Les agences onusiennes et leurs partenaires humanitaires fournissent une assistance aux personnes retournées. Le Programme alimentaire mondial, par exemple, a délivré des rations alimentaires d’urgence à 125 700 personnes.

Ce manque de services sociaux de bases a aussi un impact sur ceux qui sont restés dans le nord l’année dernière, et qu’ils finissent par quitter pour se diriger vers le sud. Durant les trois premiers mois de l’année, plus de 23 500 personnes ont quitté le nord pour aller en direction du sud.

«Nous n’avions rien à manger»

Saula Boré, un homme de 43 ans, se trouve lui aussi au port de Mopti. Il a déjà trouvé une place sur un bateau et il retournera chez lui à Niafounké, près de Tombouctou,  avec sa famille.  Il est maigre et faible, il ignore combien de kilos il a perdu depuis sa fuite de à Mopti il y a un an.

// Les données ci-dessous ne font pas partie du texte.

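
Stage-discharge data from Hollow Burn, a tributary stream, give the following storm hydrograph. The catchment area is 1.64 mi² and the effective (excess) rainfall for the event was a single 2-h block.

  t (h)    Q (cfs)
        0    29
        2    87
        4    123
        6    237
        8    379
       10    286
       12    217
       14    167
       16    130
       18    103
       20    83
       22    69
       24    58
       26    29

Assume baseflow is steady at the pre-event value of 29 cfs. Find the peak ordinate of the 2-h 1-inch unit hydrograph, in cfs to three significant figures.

Direct runoff: 0.0, 58.0, 94.0, 208.0, 350.0, 257.0, 188.0, 138.0, 101.0, 74.0, 54.0, 40.0, 29.0, 0.0 cfs; ΣQ_DR = 1591 cfs, peak = 350.0 cfs.
Runoff depth d = ΣQ_DR·Δt / A = 1591 × 7200 / (1.64 mi²) = 3.007 in.
The 1-inch UH is the DRH scaled by (1 in)/d, so U_p = 350.0 × 1/3.007 = 116 cfs.

U_p ≈ 116 cfs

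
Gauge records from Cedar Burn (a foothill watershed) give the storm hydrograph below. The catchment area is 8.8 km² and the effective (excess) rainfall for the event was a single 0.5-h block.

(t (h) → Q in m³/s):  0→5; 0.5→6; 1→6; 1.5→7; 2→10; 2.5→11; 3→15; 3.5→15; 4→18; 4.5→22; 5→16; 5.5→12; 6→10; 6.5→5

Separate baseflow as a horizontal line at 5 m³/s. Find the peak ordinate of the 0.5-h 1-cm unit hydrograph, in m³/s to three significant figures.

Direct runoff: 0.0, 1.0, 1.0, 2.0, 5.0, 6.0, 10.0, 10.0, 13.0, 17.0, 11.0, 7.0, 5.0, 0.0 m³/s; ΣQ_DR = 88.00 m³/s, peak = 17.0 m³/s.
Runoff depth d = ΣQ_DR·Δt / A = 88.00 × 1800 / (8.8 km²) = 18.00 mm.
The 1-cm UH is the DRH scaled by (10 mm)/d, so U_p = 17.0 × 10/18.00 = 9.44 m³/s.

U_p ≈ 9.44 m³/s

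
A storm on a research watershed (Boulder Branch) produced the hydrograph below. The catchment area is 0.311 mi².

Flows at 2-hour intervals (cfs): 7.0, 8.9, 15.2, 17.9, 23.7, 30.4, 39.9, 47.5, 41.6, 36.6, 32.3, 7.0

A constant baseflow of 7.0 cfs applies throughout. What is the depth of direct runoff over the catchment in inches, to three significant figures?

d ≈ 2.23 in

Direct runoff: 0.0, 1.9, 8.2, 10.9, 16.7, 23.4, 32.9, 40.5, 34.6, 29.6, 25.3, 0.0 cfs; ΣQ_DR = 224.0 cfs.
V = ΣQ_DR · Δt = 224.0 × 7200 s = 1.613 × 10^6 ft³.
Over A = 0.311 mi², depth = V / A = 2.23 in.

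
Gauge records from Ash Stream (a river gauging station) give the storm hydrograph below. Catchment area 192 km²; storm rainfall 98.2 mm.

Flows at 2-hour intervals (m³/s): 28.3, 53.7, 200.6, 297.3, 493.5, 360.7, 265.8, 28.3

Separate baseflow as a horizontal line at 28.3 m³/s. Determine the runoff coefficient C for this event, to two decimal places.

ΣQ_DR = 1502 m³/s; V = ΣQ_DR·Δt = 1.081 × 10^7 m³.
Runoff depth d = V / A = 56.32 mm.
C = d / P = 56.32 / 98.2 = 0.57.

C ≈ 0.57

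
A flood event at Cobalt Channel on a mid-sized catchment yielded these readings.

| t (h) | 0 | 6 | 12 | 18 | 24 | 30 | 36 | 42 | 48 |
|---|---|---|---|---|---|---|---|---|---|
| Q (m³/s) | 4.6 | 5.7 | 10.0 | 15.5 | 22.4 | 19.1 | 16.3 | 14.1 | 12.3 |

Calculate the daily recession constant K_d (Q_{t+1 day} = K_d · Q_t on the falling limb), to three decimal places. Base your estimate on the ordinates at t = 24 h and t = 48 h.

Between t = 24 h and t = 48 h the flow falls from 22.4 to 12.3 m³/s over 4×6 h = 24 h.
Per-interval ratio K = (12.3/22.4)^(1/4) = 0.8608; K_d = K^(24/6) = 0.549.

K_d ≈ 0.549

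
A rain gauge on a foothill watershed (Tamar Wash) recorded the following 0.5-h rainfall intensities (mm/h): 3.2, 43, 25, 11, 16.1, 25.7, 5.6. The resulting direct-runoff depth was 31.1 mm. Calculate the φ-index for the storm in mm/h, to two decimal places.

φ ≈ 11.90 mm/h

Only the 4 blocks with intensity above φ contribute runoff: 43, 25, 16.1, 25.7 mm/h.
Σ(I−φ)·Δt = d  ⇒  (43+25+16.1+25.7 − 4φ)·0.5 = 31.1
φ = (109.8 − 31.1/0.5) / 4 = 11.90 mm/h.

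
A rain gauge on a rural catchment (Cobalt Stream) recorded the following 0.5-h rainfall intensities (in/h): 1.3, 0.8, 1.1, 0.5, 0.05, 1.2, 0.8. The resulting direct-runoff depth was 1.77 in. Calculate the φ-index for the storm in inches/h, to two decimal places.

Only the 6 blocks with intensity above φ contribute runoff: 1.3, 0.8, 1.1, 0.5, 1.2, 0.8 in/h.
Σ(I−φ)·Δt = d  ⇒  (1.3+0.8+1.1+0.5+1.2+0.8 − 6φ)·0.5 = 1.77
φ = (5.700 − 1.77/0.5) / 6 = 0.36 in/h.

φ ≈ 0.36 in/h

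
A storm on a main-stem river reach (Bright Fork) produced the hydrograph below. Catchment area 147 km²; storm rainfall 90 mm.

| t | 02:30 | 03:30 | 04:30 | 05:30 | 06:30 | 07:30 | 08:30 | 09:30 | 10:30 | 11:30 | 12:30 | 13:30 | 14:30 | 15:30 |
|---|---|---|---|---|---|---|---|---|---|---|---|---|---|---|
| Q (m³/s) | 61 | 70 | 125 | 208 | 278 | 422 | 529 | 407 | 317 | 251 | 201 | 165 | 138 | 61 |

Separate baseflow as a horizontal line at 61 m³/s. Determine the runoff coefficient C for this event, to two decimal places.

C ≈ 0.65

ΣQ_DR = 2379 m³/s; V = ΣQ_DR·Δt = 8.564 × 10^6 m³.
Runoff depth d = V / A = 58.26 mm.
C = d / P = 58.26 / 90 = 0.65.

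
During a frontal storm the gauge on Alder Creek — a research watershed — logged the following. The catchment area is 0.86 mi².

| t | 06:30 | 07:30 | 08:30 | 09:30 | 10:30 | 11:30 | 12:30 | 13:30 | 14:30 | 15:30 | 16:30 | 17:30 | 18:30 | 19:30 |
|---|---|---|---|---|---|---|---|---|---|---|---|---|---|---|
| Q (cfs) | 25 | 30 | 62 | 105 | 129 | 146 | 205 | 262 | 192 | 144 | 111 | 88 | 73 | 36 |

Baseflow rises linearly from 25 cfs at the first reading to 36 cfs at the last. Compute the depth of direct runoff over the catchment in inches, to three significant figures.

Direct runoff: 0.00, 4.15, 35.31, 77.46, 100.62, 116.77, 174.92, 231.08, 160.23, 111.38, 77.54, 53.69, 37.85, 0.00 cfs; ΣQ_DR = 1181 cfs.
V = ΣQ_DR · Δt = 1181 × 3600 s = 4.252 × 10^6 ft³.
Over A = 0.86 mi², depth = V / A = 2.13 in.

d ≈ 2.13 in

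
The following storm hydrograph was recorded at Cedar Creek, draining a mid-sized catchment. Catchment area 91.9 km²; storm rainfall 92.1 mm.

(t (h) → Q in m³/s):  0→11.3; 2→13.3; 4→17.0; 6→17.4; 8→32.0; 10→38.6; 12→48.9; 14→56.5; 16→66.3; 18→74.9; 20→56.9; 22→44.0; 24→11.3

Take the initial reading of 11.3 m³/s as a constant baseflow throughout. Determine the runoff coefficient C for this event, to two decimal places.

ΣQ_DR = 341.5 m³/s; V = ΣQ_DR·Δt = 2.459 × 10^6 m³.
Runoff depth d = V / A = 26.76 mm.
C = d / P = 26.76 / 92.1 = 0.29.

C ≈ 0.29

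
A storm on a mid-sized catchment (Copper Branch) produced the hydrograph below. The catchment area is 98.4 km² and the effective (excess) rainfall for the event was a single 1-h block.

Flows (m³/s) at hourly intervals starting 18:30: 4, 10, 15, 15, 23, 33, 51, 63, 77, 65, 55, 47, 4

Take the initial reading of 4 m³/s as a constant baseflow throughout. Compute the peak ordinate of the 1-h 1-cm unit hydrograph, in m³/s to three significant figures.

Direct runoff: 0.0, 6.0, 11.0, 11.0, 19.0, 29.0, 47.0, 59.0, 73.0, 61.0, 51.0, 43.0, 0.0 m³/s; ΣQ_DR = 410.0 m³/s, peak = 73.0 m³/s.
Runoff depth d = ΣQ_DR·Δt / A = 410.0 × 3600 / (98.4 km²) = 15.00 mm.
The 1-cm UH is the DRH scaled by (10 mm)/d, so U_p = 73.0 × 10/15.00 = 48.7 m³/s.

U_p ≈ 48.7 m³/s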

«Pendant tout le temps comme déplacé à Mopti je cherchais du travail. Pour gagner de l’argent, j´ai poussé des charrettes. Mais malgré cela, souvent  nous n'avons eu rien à manger», nous confie Saula.

« Nous n'avons pas de famille ici dans la région de Mopti. À  Tombouctou,  nous allons nous porter mieux. Je vois de plus en plus de gens rentrer. J'ai entendu dire qu'il y a encore des attaques  de temps en temps, mais je dois préparer les rizières parce que la saison des pluies commence  bientôt. » 

Quelques minutes plus tard la pinasse part avec à son bord des déplacés  prêt à rentrer chez eux. Le bateau  doit passer le point de contrôle sur le Niger avant  18 heures, car après cela la ville de Mopti devient inaccessible du côté du fleuve. Le Mali est toujours en état d'urgence.